In general, I'd recommend against testing things against a live database for a few reasons:

  1. Executing SQL can make your tests take a long time
  2. Data can change under your nose, resulting in broken tests even with no visible code changes. You want your tests to be isolated and deterministic, so they pass or fail only when your code changes.
  3. If you have code which updates a database, you need to roll back your changes or your next test run could result in a false positive or false negative.

So for testing, you want to fake out your database. Start with something like this:

public interface IDataRepository {
    Customer GetCustomerByName(string name);
    void SaveCustomer(Customer c);
    SecurityToken Login(string username, string password);
}

class DatabaseRepository : IDataRepository { ... } // invokes your stored procedures

If your classes need something from the database, pass an IDataRepository into your object's constructor.

Nice thing about this setup is how you can create a FakeDataRepository implementing the same interface -- it doesn't invoke anything, only returns hard-coded data. You can return data for the happy case, for the exception case, and other needs.

In other words, you're not testing the interaction between your classes and database at all -- the point of a unit test is to test a single piece of functionality without caring about the other moving parts in your app.


Now if you need to test your stored procedures, you should can write tests for your DatabaseRepository class directly.
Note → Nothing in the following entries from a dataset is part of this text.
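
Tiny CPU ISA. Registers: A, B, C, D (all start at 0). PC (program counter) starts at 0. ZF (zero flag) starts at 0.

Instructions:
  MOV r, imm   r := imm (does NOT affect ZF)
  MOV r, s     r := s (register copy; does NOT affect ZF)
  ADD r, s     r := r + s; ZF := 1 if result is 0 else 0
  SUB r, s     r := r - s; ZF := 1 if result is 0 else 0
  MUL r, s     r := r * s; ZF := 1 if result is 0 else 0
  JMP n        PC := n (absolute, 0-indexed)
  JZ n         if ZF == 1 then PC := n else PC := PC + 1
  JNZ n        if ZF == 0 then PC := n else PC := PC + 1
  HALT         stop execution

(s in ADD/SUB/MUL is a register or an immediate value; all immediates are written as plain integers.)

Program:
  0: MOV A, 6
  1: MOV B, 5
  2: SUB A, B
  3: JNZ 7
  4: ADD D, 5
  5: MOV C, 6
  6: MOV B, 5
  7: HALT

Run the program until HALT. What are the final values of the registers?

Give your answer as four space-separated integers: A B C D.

Answer: 1 5 0 0

Derivation:
Step 1: PC=0 exec 'MOV A, 6'. After: A=6 B=0 C=0 D=0 ZF=0 PC=1
Step 2: PC=1 exec 'MOV B, 5'. After: A=6 B=5 C=0 D=0 ZF=0 PC=2
Step 3: PC=2 exec 'SUB A, B'. After: A=1 B=5 C=0 D=0 ZF=0 PC=3
Step 4: PC=3 exec 'JNZ 7'. After: A=1 B=5 C=0 D=0 ZF=0 PC=7
Step 5: PC=7 exec 'HALT'. After: A=1 B=5 C=0 D=0 ZF=0 PC=7 HALTED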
You need to re-set your database to its original state after each test -- so you either run everything in a transaction and rollback, or you create a new database with scratch data on each test run. I prefer the latter approach -- its just too easy to leave a transaction open or forget to roll it back, and therefore destroy all of your test data.

Database tests like this can take an arbitrarily long time to execute, so you're probably best creating a separate project strictly for testing your database (especially if you have a few hundred stored procedures).
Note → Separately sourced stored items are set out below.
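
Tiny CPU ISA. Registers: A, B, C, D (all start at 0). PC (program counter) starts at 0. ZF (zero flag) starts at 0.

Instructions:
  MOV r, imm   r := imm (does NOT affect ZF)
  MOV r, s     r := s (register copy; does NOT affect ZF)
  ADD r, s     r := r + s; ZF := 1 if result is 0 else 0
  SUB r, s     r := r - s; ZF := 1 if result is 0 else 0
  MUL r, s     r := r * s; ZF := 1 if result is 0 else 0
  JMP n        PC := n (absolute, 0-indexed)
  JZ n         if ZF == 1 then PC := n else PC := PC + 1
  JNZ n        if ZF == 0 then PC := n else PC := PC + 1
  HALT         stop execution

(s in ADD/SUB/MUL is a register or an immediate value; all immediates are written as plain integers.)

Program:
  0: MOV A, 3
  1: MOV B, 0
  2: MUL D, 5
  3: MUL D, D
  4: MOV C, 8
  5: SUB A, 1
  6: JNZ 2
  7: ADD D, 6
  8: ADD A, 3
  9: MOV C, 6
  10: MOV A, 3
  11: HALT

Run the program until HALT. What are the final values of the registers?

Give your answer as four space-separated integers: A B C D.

Answer: 3 0 6 6

Derivation:
Step 1: PC=0 exec 'MOV A, 3'. After: A=3 B=0 C=0 D=0 ZF=0 PC=1
Step 2: PC=1 exec 'MOV B, 0'. After: A=3 B=0 C=0 D=0 ZF=0 PC=2
Step 3: PC=2 exec 'MUL D, 5'. After: A=3 B=0 C=0 D=0 ZF=1 PC=3
Step 4: PC=3 exec 'MUL D, D'. After: A=3 B=0 C=0 D=0 ZF=1 PC=4
Step 5: PC=4 exec 'MOV C, 8'. After: A=3 B=0 C=8 D=0 ZF=1 PC=5
Step 6: PC=5 exec 'SUB A, 1'. After: A=2 B=0 C=8 D=0 ZF=0 PC=6
Step 7: PC=6 exec 'JNZ 2'. After: A=2 B=0 C=8 D=0 ZF=0 PC=2
Step 8: PC=2 exec 'MUL D, 5'. After: A=2 B=0 C=8 D=0 ZF=1 PC=3
Step 9: PC=3 exec 'MUL D, D'. After: A=2 B=0 C=8 D=0 ZF=1 PC=4
Step 10: PC=4 exec 'MOV C, 8'. After: A=2 B=0 C=8 D=0 ZF=1 PC=5
Step 11: PC=5 exec 'SUB A, 1'. After: A=1 B=0 C=8 D=0 ZF=0 PC=6
Step 12: PC=6 exec 'JNZ 2'. After: A=1 B=0 C=8 D=0 ZF=0 PC=2
Step 13: PC=2 exec 'MUL D, 5'. After: A=1 B=0 C=8 D=0 ZF=1 PC=3
Step 14: PC=3 exec 'MUL D, D'. After: A=1 B=0 C=8 D=0 ZF=1 PC=4
Step 15: PC=4 exec 'MOV C, 8'. After: A=1 B=0 C=8 D=0 ZF=1 PC=5
Step 16: PC=5 exec 'SUB A, 1'. After: A=0 B=0 C=8 D=0 ZF=1 PC=6
Step 17: PC=6 exec 'JNZ 2'. After: A=0 B=0 C=8 D=0 ZF=1 PC=7
Step 18: PC=7 exec 'ADD D, 6'. After: A=0 B=0 C=8 D=6 ZF=0 PC=8
Step 19: PC=8 exec 'ADD A, 3'. After: A=3 B=0 C=8 D=6 ZF=0 PC=9
Step 20: PC=9 exec 'MOV C, 6'. After: A=3 B=0 C=6 D=6 ZF=0 PC=10
Step 21: PC=10 exec 'MOV A, 3'. After: A=3 B=0 C=6 D=6 ZF=0 PC=11
Step 22: PC=11 exec 'HALT'. After: A=3 B=0 C=6 D=6 ZF=0 PC=11 HALTED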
I'd think of this as more a system or integration test, not a unit test.

Juliet
A: 

First you should get your self a developer database. You could use an in-memory database, but I find life a lot better to have a real database instance living somewhere in the dev environment. To be clear on this – your developer database and not a shared instance.

Next you need to make sure that this class can have its settings injected. At a minimum that means an extra constructor that takes a connection string so during test you can point it at your developer database.
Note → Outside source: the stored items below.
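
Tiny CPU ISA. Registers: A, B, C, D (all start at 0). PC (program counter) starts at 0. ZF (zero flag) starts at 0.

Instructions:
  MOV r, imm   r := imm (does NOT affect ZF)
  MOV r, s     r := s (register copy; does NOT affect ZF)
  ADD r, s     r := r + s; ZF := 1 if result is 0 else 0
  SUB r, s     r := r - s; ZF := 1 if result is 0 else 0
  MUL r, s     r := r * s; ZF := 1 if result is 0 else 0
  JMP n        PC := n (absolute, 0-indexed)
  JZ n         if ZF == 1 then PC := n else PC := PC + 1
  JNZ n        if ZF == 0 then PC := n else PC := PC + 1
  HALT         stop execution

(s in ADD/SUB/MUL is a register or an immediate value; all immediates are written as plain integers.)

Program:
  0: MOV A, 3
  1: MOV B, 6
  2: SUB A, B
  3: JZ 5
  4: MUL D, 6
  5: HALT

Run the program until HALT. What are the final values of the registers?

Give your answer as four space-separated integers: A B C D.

Answer: -3 6 0 0

Derivation:
Step 1: PC=0 exec 'MOV A, 3'. After: A=3 B=0 C=0 D=0 ZF=0 PC=1
Step 2: PC=1 exec 'MOV B, 6'. After: A=3 B=6 C=0 D=0 ZF=0 PC=2
Step 3: PC=2 exec 'SUB A, B'. After: A=-3 B=6 C=0 D=0 ZF=0 PC=3
Step 4: PC=3 exec 'JZ 5'. After: A=-3 B=6 C=0 D=0 ZF=0 PC=4
Step 5: PC=4 exec 'MUL D, 6'. After: A=-3 B=6 C=0 D=0 ZF=1 PC=5
Step 6: PC=5 exec 'HALT'. After: A=-3 B=6 C=0 D=0 ZF=1 PC=5 HALTED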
Your code has three items that need to be tested. The first is object marshalling; the second is hitting the database and finally you have exception handing. It may be worth testing each item on its own. If so split the marshalling in to their own methods taking a DataRow or ResultSet and make them public.

The second item to test bit that hits the database (an integration test, but a damn useful one – and the closer the dev database is to live the better. If you use Oracle in live, use Oracle as your developer database). This means you need to set up your database. I currently manually keep the schema up to date and automate the setup of data using a tool like dbUnit. This can clear data, populate tables with XML and validate tables against an XML file.

Finally you have exception handling, to do this you need to inject something other than the connection settings, but rather a IDbConnection or Connection, so you can for the connection to throw an exception when you need it too (this assumes you do something special to the exceptions, if you just log ‘em and let them bubble out it might not be worth testing.